King Solomon needed the Shamir, a creature no larger than a barley grain but strong enough to split any stone, because the Torah forbade iron tools on the Temple's stones. To find it, he had to capture Ashmedai, king of the demons.
Three days after Ashmedai was brought in chains to Jerusalem, he was led before the king. The demon measured off four cubits on the floor with his staff and said, "When you die, Solomon, you will possess in this world no more than these four cubits of earth. You have conquered the world and were not satisfied until you conquered me as well."
Solomon answered him quietly. "I want nothing from you. I wish only to build the Temple, and I need the Shamir."
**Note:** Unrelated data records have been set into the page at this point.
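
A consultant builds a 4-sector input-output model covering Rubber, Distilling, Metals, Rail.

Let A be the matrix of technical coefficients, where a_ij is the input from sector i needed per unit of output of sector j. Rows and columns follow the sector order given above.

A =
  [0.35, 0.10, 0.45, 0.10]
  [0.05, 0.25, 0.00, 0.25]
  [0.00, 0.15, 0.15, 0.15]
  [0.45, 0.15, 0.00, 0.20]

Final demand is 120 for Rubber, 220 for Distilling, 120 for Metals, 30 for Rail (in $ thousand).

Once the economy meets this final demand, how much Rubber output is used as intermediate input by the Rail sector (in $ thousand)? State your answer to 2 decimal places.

z_14 = 42.29

I − A =
  [   0.65    -0.10    -0.45    -0.10]
  [  -0.05     0.75     0.00    -0.25]
  [   0.00    -0.15     0.85    -0.15]
  [  -0.45    -0.15     0.00     0.80]
Compute the cofactors C_ij = (−1)^(i+j)·(3×3 minor ij) of I−A; the adjugate is their transpose:
adj(I−A) = Cᵀ =
  [ 0.478125   0.144875   0.253125   0.152500]
  [ 0.129625   0.373375   0.068625   0.145750]
  [ 0.074625   0.092625   0.315875   0.097500]
  [ 0.293250   0.151500   0.155250   0.406750]
det(I−A) = Σ_j (I−A)_1j·C_1j = (0.65)(0.478125) + (-0.10)(0.129625) + (-0.45)(0.074625) + (-0.10)(0.293250) = 0.2349125
(I − A)⁻¹ = adj(I−A) / det(I−A) ≈
  [   2.0353     0.6167     1.0775     0.6492]
  [   0.5518     1.5894     0.2921     0.6204]
  [   0.3177     0.3943     1.3446     0.4150]
  [   1.2483     0.6449     0.6609     1.7315]
First solve x = (I − A)⁻¹ d = adj(I−A)·d / det(I−A); in particular x_4 = (0.293250·120 + 0.151500·220 + 0.155250·120 + 0.406750·30) / 0.2349125 = 99.3525 / 0.2349125 ≈ 422.9341.
Intermediate flow from 1 to 4: z_14 = a_14 · x_4 = 0.10 × 99.3525 / 0.2349125 = 9.93525 / 0.2349125 ≈ 42.29.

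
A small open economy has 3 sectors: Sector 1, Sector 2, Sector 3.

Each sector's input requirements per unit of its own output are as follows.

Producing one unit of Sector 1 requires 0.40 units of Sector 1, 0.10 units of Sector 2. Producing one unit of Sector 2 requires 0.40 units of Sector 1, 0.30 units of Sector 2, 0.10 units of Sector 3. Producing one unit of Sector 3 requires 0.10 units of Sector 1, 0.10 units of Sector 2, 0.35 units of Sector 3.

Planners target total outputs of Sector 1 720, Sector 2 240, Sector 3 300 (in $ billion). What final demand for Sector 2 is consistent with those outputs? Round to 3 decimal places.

d_2 = 66.000

I − A =
  [   0.60    -0.40    -0.10]
  [  -0.10     0.70    -0.10]
  [   0.00    -0.10     0.65]
d = (I − A) x:
  d_1 = (+0.60)·720 + (-0.40)·240 + (-0.10)·300 = 306.000
  d_2 = (-0.10)·720 + (+0.70)·240 + (-0.10)·300 = 66.000
  d_3 = (+0.00)·720 + (-0.10)·240 + (+0.65)·300 = 171.000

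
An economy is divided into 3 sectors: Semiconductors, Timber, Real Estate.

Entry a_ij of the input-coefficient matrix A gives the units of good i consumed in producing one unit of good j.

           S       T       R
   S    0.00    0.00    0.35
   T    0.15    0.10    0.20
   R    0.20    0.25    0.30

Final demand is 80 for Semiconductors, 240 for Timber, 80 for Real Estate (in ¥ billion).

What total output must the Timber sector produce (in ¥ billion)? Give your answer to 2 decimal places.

x_T = 363.19

I − A =
  [   1.00     0.00    -0.35]
  [  -0.15     0.90    -0.20]
  [  -0.20    -0.25     0.70]
Cofactors of I−A, C_ij = (−1)^(i+j)·(minor ij) (rows/columns in the sector order above):
  C_11 = (0.90)(0.70) − (-0.20)(-0.25) = 0.5800
  C_12 = −[(-0.15)(0.70) − (-0.20)(-0.20)] = 0.1450
  C_13 = (-0.15)(-0.25) − (0.90)(-0.20) = 0.2175
  C_21 = −[(0.00)(0.70) − (-0.35)(-0.25)] = 0.0875
  C_22 = (1.00)(0.70) − (-0.35)(-0.20) = 0.6300
  C_23 = −[(1.00)(-0.25) − (0.00)(-0.20)] = 0.2500
  C_31 = (0.00)(-0.20) − (-0.35)(0.90) = 0.3150
  C_32 = −[(1.00)(-0.20) − (-0.35)(-0.15)] = 0.2525
  C_33 = (1.00)(0.90) − (0.00)(-0.15) = 0.9000
det(I−A) = Σ_j (I−A)_1j·C_1j = (1.00)(0.5800) + (0.00)(0.1450) + (-0.35)(0.2175) = 0.503875
adj(I−A) = Cᵀ =
  [ 0.5800   0.0875   0.3150]
  [ 0.1450   0.6300   0.2525]
  [ 0.2175   0.2500   0.9000]
(I − A)⁻¹ = adj(I−A) / det(I−A) ≈
  [   1.1511     0.1737     0.6252]
  [   0.2878     1.2503     0.5011]
  [   0.4317     0.4962     1.7862]
x = (I − A)⁻¹ d = adj(I−A)·d / det(I−A), with det(I−A) = 0.503875:
  x_S = (0.5800·80 + 0.0875·240 + 0.3150·80) / 0.503875 = 92.60 / 0.503875 ≈ 183.78
  x_T = (0.1450·80 + 0.6300·240 + 0.2525·80) / 0.503875 = 183.00 / 0.503875 ≈ 363.19
  x_R = (0.2175·80 + 0.2500·240 + 0.9000·80) / 0.503875 = 149.40 / 0.503875 ≈ 296.50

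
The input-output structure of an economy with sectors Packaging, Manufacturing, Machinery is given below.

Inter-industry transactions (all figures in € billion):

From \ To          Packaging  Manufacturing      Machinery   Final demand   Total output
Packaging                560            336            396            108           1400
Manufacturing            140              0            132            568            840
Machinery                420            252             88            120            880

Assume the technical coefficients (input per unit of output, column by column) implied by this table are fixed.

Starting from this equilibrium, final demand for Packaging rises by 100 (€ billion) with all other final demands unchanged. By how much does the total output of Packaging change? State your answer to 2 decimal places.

Technical coefficients a_ij = z_ij / X_j:
  a_11 = 560/1400 = 0.40, a_21 = 140/1400 = 0.10, a_31 = 420/1400 = 0.30
  a_12 = 336/840 = 0.40, a_22 = 0/840 = 0.00, a_32 = 252/840 = 0.30
  a_13 = 396/880 = 0.45, a_23 = 132/880 = 0.15, a_33 = 88/880 = 0.10
I − A =
  [   0.60    -0.40    -0.45]
  [  -0.10     1.00    -0.15]
  [  -0.30    -0.30     0.90]
Cofactors of I−A, C_ij = (−1)^(i+j)·(minor ij) (rows/columns in the sector order above):
  C_11 = (1.00)(0.90) − (-0.15)(-0.30) = 0.8550
  C_12 = −[(-0.10)(0.90) − (-0.15)(-0.30)] = 0.1350
  C_13 = (-0.10)(-0.30) − (1.00)(-0.30) = 0.3300
  C_21 = −[(-0.40)(0.90) − (-0.45)(-0.30)] = 0.4950
  C_22 = (0.60)(0.90) − (-0.45)(-0.30) = 0.4050
  C_23 = −[(0.60)(-0.30) − (-0.40)(-0.30)] = 0.3000
  C_31 = (-0.40)(-0.15) − (-0.45)(1.00) = 0.5100
  C_32 = −[(0.60)(-0.15) − (-0.45)(-0.10)] = 0.1350
  C_33 = (0.60)(1.00) − (-0.40)(-0.10) = 0.5600
det(I−A) = Σ_j (I−A)_1j·C_1j = (0.60)(0.8550) + (-0.40)(0.1350) + (-0.45)(0.3300) = 0.3105
adj(I−A) = Cᵀ =
  [ 0.8550   0.4950   0.5100]
  [ 0.1350   0.4050   0.1350]
  [ 0.3300   0.3000   0.5600]
(I − A)⁻¹ = adj(I−A) / det(I−A) ≈
  [   2.7536     1.5942     1.6425]
  [   0.4348     1.3043     0.4348]
  [   1.0628     0.9662     1.8035]
Δx = (I − A)⁻¹ Δd with Δd having +100 in the Packaging component and 0 elsewhere.
So Δx_1 = L_11 · (+100), where L_11 = adj(I−A)_11 / det(I−A) = 0.8550 / 0.3105.
Δx_1 = 0.8550 × (+100) / 0.3105 = 85.50 / 0.3105 ≈ 275.36.

Δx_1 = 275.36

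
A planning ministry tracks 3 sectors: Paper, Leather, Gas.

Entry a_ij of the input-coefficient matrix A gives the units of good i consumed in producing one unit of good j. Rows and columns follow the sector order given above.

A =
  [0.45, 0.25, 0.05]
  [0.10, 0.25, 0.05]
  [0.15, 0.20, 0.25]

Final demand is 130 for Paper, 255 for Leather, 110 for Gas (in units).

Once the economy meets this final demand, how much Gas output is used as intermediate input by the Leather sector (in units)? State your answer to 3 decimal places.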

Ashmedai shrugged. "The Shamir is not in my charge. It is entrusted to the Prince of the Sea, who entrusts it only to the great wild cock, and even then only under oath that the bird will return it."
"And what does the wild cock do with it?" Solomon asked.
"He carries it to a barren mountain," the demon replied, "splits the rock with it, and drops seeds of trees and plants into the cleft. That is how desolate places become green and fit for habitation." This, the sages explain, is the same nagger tura, the mountain splitter, named among the creatures of Leviticus 11 and rendered so in the Targum.
Even demons, in Solomon's court, served a sanctuary built without the sound of iron.